POST FALLS - A proposal to form a public transportation authority in Kootenai County is one step closer to going before voters in November.

The Kootenai Metropolitan Planning Organization board is forwarding the request to Kootenai County commissioners to put it on the ballot.

"We will start educating the commissioners on the concept and hope they vote on it in April," said Staci Lehman, KMPO spokeswoman.

Post Falls Mayor Clay Larkin, who sits on the KMPO board and was on a sub-committee that reviewed the proposal, said the authority would create a manager who deals strictly with public transportation.

"Like everything else, public transportation is getting bigger and busier," Larkin said. "With the census coming up, we'll likely transition from one level of a statistical area into a more elevated one, so the timing is right."

A simple majority would be needed in November for the proposal to pass.

A regional public transportation authority is a government agency that coordinates services, monitors how federal grant money is spent and secures funding through federal and local sources.

An RPTA also requires accountability to the public, stakeholders and member jurisdictions, Lehman said.

Since Kootenai County doesn't have a transit authority - like Spokane Transit Authority in Spokane - different agencies involved in the KMPO such as cities, highway districts, the county and Coeur d'Alene Tribe are responsible for planning, funding and operations regarding public transportation.

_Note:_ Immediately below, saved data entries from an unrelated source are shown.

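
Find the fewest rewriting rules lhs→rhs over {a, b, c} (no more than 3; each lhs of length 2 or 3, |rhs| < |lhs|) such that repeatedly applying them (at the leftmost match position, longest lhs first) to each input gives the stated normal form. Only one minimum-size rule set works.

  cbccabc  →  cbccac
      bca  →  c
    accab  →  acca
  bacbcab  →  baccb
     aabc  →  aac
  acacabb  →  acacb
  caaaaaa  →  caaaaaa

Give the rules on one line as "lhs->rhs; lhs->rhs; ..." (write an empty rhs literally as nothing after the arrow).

ab->a; abb->b; bca->c

  | cbccabc => cbccac
  | bca => c
  | accab => acca
  | bacbcab => baccb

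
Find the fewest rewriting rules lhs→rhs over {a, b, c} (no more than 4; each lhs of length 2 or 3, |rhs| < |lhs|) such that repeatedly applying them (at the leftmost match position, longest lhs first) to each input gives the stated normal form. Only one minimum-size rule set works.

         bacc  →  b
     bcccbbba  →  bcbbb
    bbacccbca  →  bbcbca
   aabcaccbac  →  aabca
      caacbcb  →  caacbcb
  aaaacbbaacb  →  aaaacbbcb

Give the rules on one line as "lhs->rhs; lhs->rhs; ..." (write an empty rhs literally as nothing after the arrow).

  | bacc => bcc => b
  | bcccbbba => bcbbba => bcbbb
  | bbacccbca => bbcccbca => bbcbca
  | aabcaccbac => aabcabac => aabcacc => aabca

aba->ac; ba->b; cc->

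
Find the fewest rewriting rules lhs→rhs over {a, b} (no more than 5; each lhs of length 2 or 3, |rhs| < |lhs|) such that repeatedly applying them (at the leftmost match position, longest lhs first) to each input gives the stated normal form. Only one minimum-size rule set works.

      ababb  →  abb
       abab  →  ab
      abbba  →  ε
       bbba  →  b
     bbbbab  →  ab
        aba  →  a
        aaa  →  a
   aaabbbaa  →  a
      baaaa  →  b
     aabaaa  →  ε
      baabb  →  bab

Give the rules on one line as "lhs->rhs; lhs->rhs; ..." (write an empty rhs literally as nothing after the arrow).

aa->; aab->a; aba->a; bba->aa

  | ababb => abb
  | abab => ab
  | abbba => abaa => aa => ε
  | bbba => baa => b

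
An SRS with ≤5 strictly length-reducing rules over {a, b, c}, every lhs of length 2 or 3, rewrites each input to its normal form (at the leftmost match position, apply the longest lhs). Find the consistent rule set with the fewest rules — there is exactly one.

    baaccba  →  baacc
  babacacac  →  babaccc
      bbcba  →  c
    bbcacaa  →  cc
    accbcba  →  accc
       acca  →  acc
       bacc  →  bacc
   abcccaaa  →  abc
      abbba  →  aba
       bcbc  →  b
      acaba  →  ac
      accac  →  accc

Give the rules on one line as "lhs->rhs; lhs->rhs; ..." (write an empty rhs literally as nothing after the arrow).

bb->; bcc->b; ca->c; cb->c

  | baaccba => baacca => baacc
  | babacacac => babaccac => babaccc
  | bbcba => cba => ca => c
  | bbcacaa => cacaa => ccaa => cca => cc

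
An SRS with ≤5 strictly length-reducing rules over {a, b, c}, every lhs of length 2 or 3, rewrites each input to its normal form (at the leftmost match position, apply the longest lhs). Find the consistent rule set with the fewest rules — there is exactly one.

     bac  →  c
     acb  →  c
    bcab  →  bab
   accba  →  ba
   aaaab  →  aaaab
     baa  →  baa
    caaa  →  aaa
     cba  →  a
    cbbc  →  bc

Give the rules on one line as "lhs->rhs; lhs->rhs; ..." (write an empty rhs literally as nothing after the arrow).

  | bac => bb => c
  | acb => bb => c
  | bcab => bab
  | accba => bcba => ba

ac->b; bb->c; ca->a; cb->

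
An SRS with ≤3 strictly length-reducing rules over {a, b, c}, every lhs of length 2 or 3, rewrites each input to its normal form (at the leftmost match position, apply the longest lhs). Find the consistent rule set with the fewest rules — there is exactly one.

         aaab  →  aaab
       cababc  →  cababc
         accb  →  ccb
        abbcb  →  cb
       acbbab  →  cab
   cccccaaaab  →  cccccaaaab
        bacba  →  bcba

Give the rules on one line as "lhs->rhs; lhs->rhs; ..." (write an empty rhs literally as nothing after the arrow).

ac->c; bb->

  | aaab
  | cababc
  | accb => ccb
  | abbcb => acb => cb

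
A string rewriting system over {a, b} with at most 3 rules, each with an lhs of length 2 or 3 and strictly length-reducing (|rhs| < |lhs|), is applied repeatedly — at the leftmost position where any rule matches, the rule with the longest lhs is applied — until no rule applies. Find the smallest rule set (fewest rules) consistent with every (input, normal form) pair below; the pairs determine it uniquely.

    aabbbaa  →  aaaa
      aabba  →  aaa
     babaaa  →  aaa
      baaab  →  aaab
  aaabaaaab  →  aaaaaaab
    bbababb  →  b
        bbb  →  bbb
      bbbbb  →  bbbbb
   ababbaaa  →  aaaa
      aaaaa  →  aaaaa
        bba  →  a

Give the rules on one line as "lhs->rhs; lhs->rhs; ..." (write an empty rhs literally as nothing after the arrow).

  | aabbbaa => aabbaa => aabaa => aaaa
  | aabba => aaba => aaa
  | babaaa => aaa
  | baaab => aaab

ba->a; bab->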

"That can cause occasional issues with cooperation, conflicts of interest," Lehman said.

A loose-knit collaboration between the agencies is how this area currently gets by without a transit authority.

The original recommendation to form a transit authority came from the 2005 Kootenai County Public Transportation Feasibility Study.

Since then, several projects have come up that have illustrated how it would be easier to work through one operational fund than several, Lehman said.